Wednesday, October 22, 2014
The fall of Nietzsche's hyper-individualism
Friedrich Nietzsche was a brilliant
philosophical psychologist, one of my favorite thinkers, but it seems
to me that his philosophical edifice, and also that of his
post-modern acolytes (and modern hyper-libertarians), falls with the sociobiological discovery of the
biological origin of altruism and social behavior. Nietzsche's individualism depends on
the philosophical destruction of morality based on altruism.

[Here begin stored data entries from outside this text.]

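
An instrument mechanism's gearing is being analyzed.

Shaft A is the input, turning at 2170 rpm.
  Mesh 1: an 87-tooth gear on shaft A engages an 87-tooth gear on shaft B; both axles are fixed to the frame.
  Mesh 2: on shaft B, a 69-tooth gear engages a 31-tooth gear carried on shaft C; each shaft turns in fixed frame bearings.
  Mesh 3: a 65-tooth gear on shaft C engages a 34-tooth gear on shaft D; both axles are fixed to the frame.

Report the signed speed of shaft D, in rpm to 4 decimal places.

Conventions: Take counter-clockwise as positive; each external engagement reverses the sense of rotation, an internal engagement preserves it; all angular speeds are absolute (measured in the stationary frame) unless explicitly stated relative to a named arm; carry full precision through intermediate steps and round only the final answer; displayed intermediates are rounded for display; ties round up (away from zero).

topology: fixed-axis compound train — 3 meshes, A→D
mesh 1 [87T→87T]: ω = 2170.0000×87/87 = 2170.0000 rpm, sense flips to −
mesh 2 [69T→31T]: ω = 2170.0000×69/31 = 4830.0000 rpm, sense flips to +
mesh 3 [65T→34T]: ω = 4830.0000×65/34 = 9233.8235 rpm, sense flips to −
signed output speed = -9233.8235 rpm

-9233.8235 rpm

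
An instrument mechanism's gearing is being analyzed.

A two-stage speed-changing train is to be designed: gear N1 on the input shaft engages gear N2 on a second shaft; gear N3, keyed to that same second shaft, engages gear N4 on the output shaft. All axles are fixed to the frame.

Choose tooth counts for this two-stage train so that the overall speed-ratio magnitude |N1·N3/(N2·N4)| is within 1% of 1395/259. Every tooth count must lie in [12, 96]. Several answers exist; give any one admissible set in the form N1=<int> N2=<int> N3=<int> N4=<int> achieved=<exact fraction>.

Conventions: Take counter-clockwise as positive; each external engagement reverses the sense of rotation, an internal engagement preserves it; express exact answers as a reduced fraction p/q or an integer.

2-stage fixed-axis compound train for ratio 1395/259
target = 1395/259 in lowest terms: an exact hit needs N1·N3 = k·1395 and N2·N4 = k·259 for one integer k, every count in [12, 96]; additionally prefer no 1:1 stage (N1 ≠ N2, N3 ≠ N4)
k = 1: no 1:1-free in-range split of k·1395 and k·259 into factor pairs; take k = 2
k = 2: N1·N3 = 2790 = 30·93, N2·N4 = 518 = 14·37
achieved = 30·93/(14·37) = 1395/259; |achieved − target| = 0 ≤ 279/5180 ✓

N1=30 N2=14 N3=93 N4=37 achieved=1395/259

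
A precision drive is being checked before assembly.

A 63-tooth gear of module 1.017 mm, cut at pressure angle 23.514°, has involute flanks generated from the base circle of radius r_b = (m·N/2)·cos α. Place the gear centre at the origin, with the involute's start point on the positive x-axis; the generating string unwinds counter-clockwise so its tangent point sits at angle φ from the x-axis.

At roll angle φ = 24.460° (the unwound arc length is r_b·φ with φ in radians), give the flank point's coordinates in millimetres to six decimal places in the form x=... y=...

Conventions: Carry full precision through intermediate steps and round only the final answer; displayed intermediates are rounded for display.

x=31.931452 y=0.748045

recognized (one wheel, involute flank): single-mesh tooth geometry, m = 1.017, N = 63
pitch radius r_p = m·N/2 = 1.017·63/2 = 32.035500
base radius r_b = r_p·cos α = 32.035500·cos 23.514° = 29.375356
roll angle φ = 24.460° = 0.42690754 rad
x = r_b·(cos φ + φ·sin φ) = 31.931452
y = r_b·(sin φ − φ·cos φ) = 0.748045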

Group-behavior, group-selection,
understood as the primary unit of selection in human evolution,
created the messy balance/imbalance of human nature, between
individualism, kin selection, and group selection, which in any case
helped to create human civilization. That human nature, developed
mainly in hunter-gatherer times, remains with us today, helping to
direct our behavior.
The moral checks and balances on
individual passions, disparaged by Nietzsche, are as natural as
passions themselves; this allowed social behavior to conquer the
world, as recently affirmed by E.O.Wilson, another of my favorite
thinkers. Even conservatism can be affirmed in biologically natural altruism,
seen at the creation of social traditions and institutions, as long as it
includes the changes of material evolution, which it doesn't always
include.
The question becomes not whether to
develop individual geniuses (such as Nietzsche) or not, but how to
distinguish (and encourage) socially responsible and not socially
destructive geniuses, which another one of my favorite thinkers,
Raymond Cattell, dealt with in his social psychology.